Un punto crítico de la reforma es la apertura de los registros de tierras en Cisjordania. A partir de ahora, se publicarán datos que anteriormente eran confidenciales, permitiendo que cualquier individuo identifique a los propietarios de terrenos para realizar ofertas de compra de forma directa.

De igual manera, la nueva normativa anula una disposición de la época del control jordano que prohibía a personas no musulmanas la adquisición de tierras. Paralelamente, se ha decretado la creación de una autoridad municipal específica destinada exclusivamente al mantenimiento, limpieza y gestión de la Tumba de Raquel en Belén.

Seguridad y soberanía de facto

En el ámbito de la seguridad, el plan extiende las atribuciones israelíes hacia las Zonas A y B, demarcadas originalmente en los Acuerdos de Oslo. Aunque estos pactos otorgaban control civil palestino (Zona A) o mixto (Zona B) a estas áreas, Israel ahora intervendrá en temas de recursos hídricos, protección de sitios arqueológicos y mitigación de daños ambientales o contaminación.

El Consejo de Yesha, organización que representa a las colonias judías de la zona, ha recibido con beneplácito la medida, asegurando que esta decisión

«consolida la soberanía israelí sobre el territorio, ‘de facto’»

.

Reacción y condena de la Autoridad Palestina

Por su parte, el liderazgo palestino ha reaccionado con firmeza.
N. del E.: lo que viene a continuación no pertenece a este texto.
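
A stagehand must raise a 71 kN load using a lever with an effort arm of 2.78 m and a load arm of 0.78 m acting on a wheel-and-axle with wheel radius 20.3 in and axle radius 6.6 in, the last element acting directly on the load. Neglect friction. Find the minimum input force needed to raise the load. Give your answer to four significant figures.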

El presidente de la Autoridad Palestina, Mahmud Abbas, calificó las acciones de

«ilegítimas e ilegales»

, afirmando que carecen de validez jurídica alguna.

Para Abbas, estas medidas representan una

«ampliación práctica de los planes de anexión y desplazamiento»
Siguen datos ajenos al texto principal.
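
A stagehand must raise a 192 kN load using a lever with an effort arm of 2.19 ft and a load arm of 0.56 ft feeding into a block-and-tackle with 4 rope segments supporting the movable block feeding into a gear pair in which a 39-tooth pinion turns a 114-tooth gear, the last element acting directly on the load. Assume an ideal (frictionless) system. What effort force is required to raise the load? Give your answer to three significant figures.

4.20 kN

Lever MA = effort arm / load arm = 2.19/0.56 = 3.9107.
Block-and-tackle MA = number of supporting rope parts = 4.
Gear pair MA = 114/39 = 2.9231.
Combined ideal MA = 3.9107 × 4 × 2.9231 = 45.725.
Effort = load / MA = 192 / 45.725 = 4.199 kN.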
, señalando una violación directa a todos los compromisos firmados entre la Organización para la Liberación de Palestina (OLP) e Israel, incluyendo los Acuerdos de Oslo y el Acuerdo de Hebrón.

La OLP ha ratificado que no permitirá la ejecución de estos proyectos y que mantendrá su lucha por la autodeterminación hasta alcanzar

«un Estado de Palestina libre, independiente y totalmente soberano en la Franja de Gaza y Cisjordania, incluida Jerusalén Este, capital eterna del Estado de Palestina»

.

Finalmente, el mandatario recordó que el Derecho Internacional prohíbe la colonización de territorios bajo ocupación militar y el desplazamiento forzoso. Por ello, instó a la comunidad internacional, al Consejo de Seguridad de la ONU y al Gobierno de los Estados Unidos a intervenir de forma urgente contra lo que describió como una

«profundización de los intentos de anexionarse la Cisjordania ocupada y una continuación de la guerra del Gobierno contra los palestinos»

, en defensa de los derechos históricos de su pueblo.